毎日思ったことや、感じたことを書き綴ろうと思います。

彼は最後に目を背けました。

横に目があるというのにです。

たくさんの車を手の平にのせながら

あちらの紳士はネクタイの歪みを直しています。

どこまでも続く道に立っているような、いないような。

どこまでも続くネクタイの歪みを直しているような、いないような。

「すごいでしょ?」

と、彼は一言、ぼそっと言ったような、言わなかったような。


生きている私。

うどんをすする私。

寒いので手をこする私。

窓を開けて空を眺める私。

生かされている私。

階段を下りる私。

鈴と私を比べる私。

私が7人いるのです。

みんなちがった7人の私はみんないい。

だから、リズムが悪いのです。

(ぼくは、ぼくに「柿の種はおおきいぞ。
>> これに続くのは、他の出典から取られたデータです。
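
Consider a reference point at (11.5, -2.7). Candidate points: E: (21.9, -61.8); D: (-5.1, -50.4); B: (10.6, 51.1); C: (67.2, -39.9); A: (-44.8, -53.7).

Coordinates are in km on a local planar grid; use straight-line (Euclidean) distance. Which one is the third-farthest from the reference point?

E

Distance to each, sorted:
A: 76.0 km
C: 67.0 km
E: 60.0 km
B: 53.8 km
D: 50.5 km
The third-farthest is E at 60.0 km.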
」って

 言ってたんだろうな)

そう思うと桃太郎は、この青い空の下、

猿と隣り合わせなのが、どうしても腑におちませんでした。

猿は、そんなことだろうとおもって、かまをかけました。

「桃太郎さん、きのう、あなたは『何か』を

 おぶって歩いていたでしょう。
 
 絶対に。絶対に『何か』をおぶっていた。

 絶対にあなたは、『何か』をおぶって、歩いていた。

 こんなふうに、絶対にです。それは絶対にです。」

一心不乱に『何か』をおぶる格好をした猿の姿を

ちょっと、キッという感じのぼんやりした目でみつめて、

桃太郎は

(ああ、あれは種だな。絶対に種。種。種。

 絶対だな。種。種。種だな。絶対だな。

 そしてここで踊っているのは猿だな。猿だ。

 絶対に。そう、これは、絶対に猿。『絶対猿』。)

絶対に青い空は、桃太郎のぼんやりとした目に写って、

なんとなく「絶対青い空」です。

そんなふうに、桃太郎は去っていきました。

猿は、桃太郎がいなくなっても、

いつまでも一心不乱に『何か』をおぶっていました。

そんな猿は、なにか、すごく、たのしそうでした。